Se tutto fosse stato già risolto (in un senso o nell’altro) oggi l’argomento Totti sarebbe marginale. Invece, l’allenatore della Roma anche alla vigilia del derby ne ha parlato a lungo. Dicendo di non volersi impicciare della questione, ma – di fatto – entrandoci dentro con dichiarazioni tutte da interpretare. «Ultimo derby per Francesco? Se dovessi rispondere a un sondaggio, lo farei giocare titolare. Ma un altro sondaggio potrebbe essere se far commentare l’Europeo a Pizzul o a Caressa».
«La sua doppietta nel derby dell’anno scorso? Chi ci dice che nel primo tempo di quella partita la Roma non è andata sotto di due gol perché non aveva l’apporto di un calciatore nel coprire gli spazi?», la sottolineatura del tecnico. Domanda: quindi Totti non può più gestire una gara intera? «Anche per colpa mia, magari, perché non l’ho più fatto giocare con insistenza. Durante la sosta ho fatto una partita contro la Primavera da cui ho tirato fuori numeri da portare a sostegno delle mie decisioni. Totti è un passionale, uno a cui garba l’attrezzo. Uno che sui tiri di precisione la mette sempre là . E io di Totti ne voglio quindici», la replica. «Se si tratta di giocate, possiamo fargli anche di altri 5-6 anni di contratto. Il piede gli rimane quello, ma sono altre le cose che vanno riconsiderate. Quando Totti ha la palla sul piede la mette dove vuole, ma poi la palla ce l’hanno gli altri. E come si fa?».

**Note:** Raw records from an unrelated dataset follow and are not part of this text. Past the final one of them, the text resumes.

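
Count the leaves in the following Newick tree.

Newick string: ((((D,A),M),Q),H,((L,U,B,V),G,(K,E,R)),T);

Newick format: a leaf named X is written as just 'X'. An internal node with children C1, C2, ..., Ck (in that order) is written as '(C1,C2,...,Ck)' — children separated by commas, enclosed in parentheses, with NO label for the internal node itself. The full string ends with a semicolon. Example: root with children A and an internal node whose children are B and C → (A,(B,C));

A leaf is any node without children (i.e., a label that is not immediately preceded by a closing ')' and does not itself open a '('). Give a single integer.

Answer: 14

Derivation:
Newick: ((((D,A),M),Q),H,((L,U,B,V),G,(K,E,R)),T);
Scan left-to-right; a leaf is any maximal label run not followed by '(':
  pos 4: leaf 'D' → count = 1
  pos 6: leaf 'A' → count = 2
  pos 9: leaf 'M' → count = 3
  pos 12: leaf 'Q' → count = 4
  pos 15: leaf 'H' → count = 5
  pos 19: leaf 'L' → count = 6
  pos 21: leaf 'U' → count = 7
  pos 23: leaf 'B' → count = 8
  pos 25: leaf 'V' → count = 9
  pos 28: leaf 'G' → count = 10
  pos 31: leaf 'K' → count = 11
  pos 33: leaf 'E' → count = 12
  pos 35: leaf 'R' → count = 13
  pos 39: leaf 'T' → count = 14
Total leaves: 14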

Altra domanda: non crede che sia il caso di incitare la società a prendere posizione? «Io devo fare bene il mio ruolo, non vado ad interferire. È una questione delicata. Io non voglio essere messo dentro la storia di Totti. Io devo gestire la squadra e fare scelte per avere risultati. Io gestisco questo, e non voglio interferenze. Sulle altre faccende non voglio interferire». Come dire: non datemi la responsabilità di tenere o cacciare Totti dalla Roma.